Feature Article of Sunday, 22 July 2012
Columnist: Akosah-Sarpong, Kofi
By Kofi Akosah-Sarpong
Ghana’s economic surge has come with it service delivery challenges. With socio-economic inequality widening and much of the population rural bound, the delivery of goods and services still remain a daunting task. Of recent times, service delivery has become part of the economic growth mantra in Ghana.
At the centre of the issue is efficiency, in-service training and the utilisation of modern technology. This is against the backdrop of limited resources and inadequate economic means. The idea is that services do not reach the appropriate target because of either weak or non-existent information flow or infrastructure.
One of the shining examples of improving service delivery in Ghana is the eGhana project, a World Bank project that aims to support public-private partnerships to improve efficiency and transparency through selected e-Government applications. While laudable, these efforts are more of urban enterprises, with most rural areas not enjoying these modern services because of poor infrastructure. Electricity that is to run the eGovernment programmes is erratic. Traditional institutions and values have not been integrated into the decentralization exercises that are to wheel efficient service delivery.
Broadly, the solution lies in better human contacts (especially working with local communities), infrastructural development, better information flow and the appropriation of information and communications technology. This isn’t only public sector issues but also the private sectors, too. In all measure, the sense, whether in water and sanitation, health, banking, registering businesses, local government, healthcare or food production, is improving service delivery to help reduce poverty and spur economic growth in Ghana. Since much of the Ghanaian population lives in the rural areas, the key challenge is balancing the urban and the rural areas in the attempts to improve service delivery.
Whether in water and sanitation, electricity, banking, agriculture production, and other socio-economic products, interventions that will help address the challenges of service delivery is seen more or less in the suggestions offered by Irene Agyepong, of the Ministry of Health’s Dangme West District in Greater Accra Region. Agyepong proposes that the interventions in reforming the health service delivery in the district level should include public awareness of the availability of resources. But the success of this depends on improvements in coverage, utilization and quality.
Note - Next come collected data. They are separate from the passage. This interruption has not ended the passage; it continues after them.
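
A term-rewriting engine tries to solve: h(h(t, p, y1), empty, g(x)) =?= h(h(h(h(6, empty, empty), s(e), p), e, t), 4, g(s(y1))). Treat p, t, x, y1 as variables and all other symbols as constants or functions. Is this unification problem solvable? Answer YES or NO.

NO

Decompose h/3: h(t, p, y1) =?= h(h(h(6, empty, empty), s(e), p), e, t),  empty =?= 4,  g(x) =?= g(s(y1)).
Decompose h/3: t =?= h(h(6, empty, empty), s(e), p),  p =?= e,  y1 =?= t.
Bind t := h(h(6, empty, empty), s(e), p); substituting into the one remaining equation that mentions t gives: y1 =?= h(h(6, empty, empty), s(e), p).
Bind p := e; substituting into the one remaining equation that mentions p gives: y1 =?= h(h(6, empty, empty), s(e), e). Substituting into the earlier binding gives t := h(h(6, empty, empty), s(e), e).
Bind y1 := h(h(6, empty, empty), s(e), e); substituting into the one remaining equation that mentions y1 gives: g(x) =?= g(s(h(h(6, empty, empty), s(e), e))).
Clash: constants empty and 4 differ; no unifier exists.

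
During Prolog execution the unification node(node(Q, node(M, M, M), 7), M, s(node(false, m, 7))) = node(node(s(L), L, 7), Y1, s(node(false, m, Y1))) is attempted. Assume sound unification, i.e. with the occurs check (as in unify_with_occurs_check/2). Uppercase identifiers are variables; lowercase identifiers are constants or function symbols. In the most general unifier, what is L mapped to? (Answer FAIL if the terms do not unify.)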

This will be enhanced by how flexible the central government allocate and use resources. This calls for more integration of service delivery at district level with the on-going decentralization programmes. This will make service delivery better for more Ghanaians, especially for rural needs. In this context, there have to be changes in basic and in-service training strategies and effective partnerships between the private and public sectors within the available limited resources.
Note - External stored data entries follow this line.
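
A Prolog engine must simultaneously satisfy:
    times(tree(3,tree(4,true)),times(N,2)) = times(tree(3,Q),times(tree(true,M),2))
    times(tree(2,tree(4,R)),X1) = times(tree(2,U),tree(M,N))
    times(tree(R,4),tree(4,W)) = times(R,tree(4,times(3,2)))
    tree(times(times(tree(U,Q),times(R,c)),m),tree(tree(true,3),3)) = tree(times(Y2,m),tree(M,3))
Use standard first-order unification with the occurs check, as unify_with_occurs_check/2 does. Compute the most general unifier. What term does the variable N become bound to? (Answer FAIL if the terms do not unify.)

FAIL

Decompose times/2: tree(3,tree(4,true)) = tree(3,Q),  times(N,2) = times(tree(true,M),2).
Decompose tree/2: 3 = 3,  tree(4,true) = Q.
Delete trivial equation 3 = 3.
Bind Q := tree(4,true); substituting into the one remaining equation that mentions Q gives: tree(times(times(tree(U,tree(4,true)),times(R,c)),m),tree(tree(true,3),3)) = tree(times(Y2,m),tree(M,3)).
Decompose times/2: N = tree(true,M),  2 = 2.
Bind N := tree(true,M); substituting into the one remaining equation that mentions N gives: times(tree(2,tree(4,R)),X1) = times(tree(2,U),tree(M,tree(true,M))).
Delete trivial equation 2 = 2.
Decompose times/2: tree(2,tree(4,R)) = tree(2,U),  X1 = tree(M,tree(true,M)).
Decompose tree/2: 2 = 2,  tree(4,R) = U.
Delete trivial equation 2 = 2.
Bind U := tree(4,R); substituting into the one remaining equation that mentions U gives: tree(times(times(tree(tree(4,R),tree(4,true)),times(R,c)),m),tree(tree(true,3),3)) = tree(times(Y2,m),tree(M,3)).
Bind X1 := tree(M,tree(true,M)); no other remaining equation mentions X1.
Decompose times/2: tree(R,4) = R,  tree(4,W) = tree(4,times(3,2)).
Occurs check fails: R occurs in tree(R,4); the equation R = tree(R,4) has no finite solution.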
The durability of the integration process in service delivery will be more effective if traditional institutions and values, as the key sources and structures in the rural areas, are appropriated efficiently in the service delivery programmes. The reality is, the bulk of Ghanaians operate within the informal, traditional sectors, and most are in the rural areas. We can get a better sense from a study undertaken by the Trend Group, a Kumasi-based NGO for WELL Resource Centre Network for Water, Sanitation and Environmental Health, in the provision of water, sanitation, health and educational services.
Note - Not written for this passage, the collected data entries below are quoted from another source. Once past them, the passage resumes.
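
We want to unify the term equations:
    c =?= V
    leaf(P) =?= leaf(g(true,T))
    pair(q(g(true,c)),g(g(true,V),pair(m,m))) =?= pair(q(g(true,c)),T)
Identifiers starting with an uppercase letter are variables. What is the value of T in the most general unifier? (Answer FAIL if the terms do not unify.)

Bind V := c; substituting into the one remaining equation that mentions V gives: pair(q(g(true,c)),g(g(true,c),pair(m,m))) =?= pair(q(g(true,c)),T).
Decompose leaf/1: P =?= g(true,T).
Bind P := g(true,T); no other remaining equation mentions P.
Decompose pair/2: q(g(true,c)) =?= q(g(true,c)),  g(g(true,c),pair(m,m)) =?= T.
Delete trivial equation q(g(true,c)) =?= q(g(true,c)).
Bind T := g(g(true,c),pair(m,m)). Substituting into the earlier binding gives P := g(true,g(g(true,c),pair(m,m))).
MGU = { V ↦ c, P ↦ g(true,g(g(true,c),pair(m,m))), T ↦ g(g(true,c),pair(m,m)) }, so T ↦ g(g(true,c),pair(m,m)).

g(g(true,c),pair(m,m))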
The service delivery perspective led to sector practitioners doing away with earlier emphasis on the central government being heavily involved in the delivery of water and sanitation and the approach towards the building of more efficient service delivery systems that provide uninterrupted, dependable and reasonable services. The dawn of democracy is fast improving access to basic services. To this end, the new strategy, driven by democratic tenets, has been towards a decentralized, multi-sectoral, demand-driven and private-sector oriented service delivery.
The appropriation of information and communications technology, in-service training, greater infrastructural development, greater decentralization that involves traditional institutions and values, effective partnerships between the private and public sectors are some interventions that might address the service delivery issues in Ghana.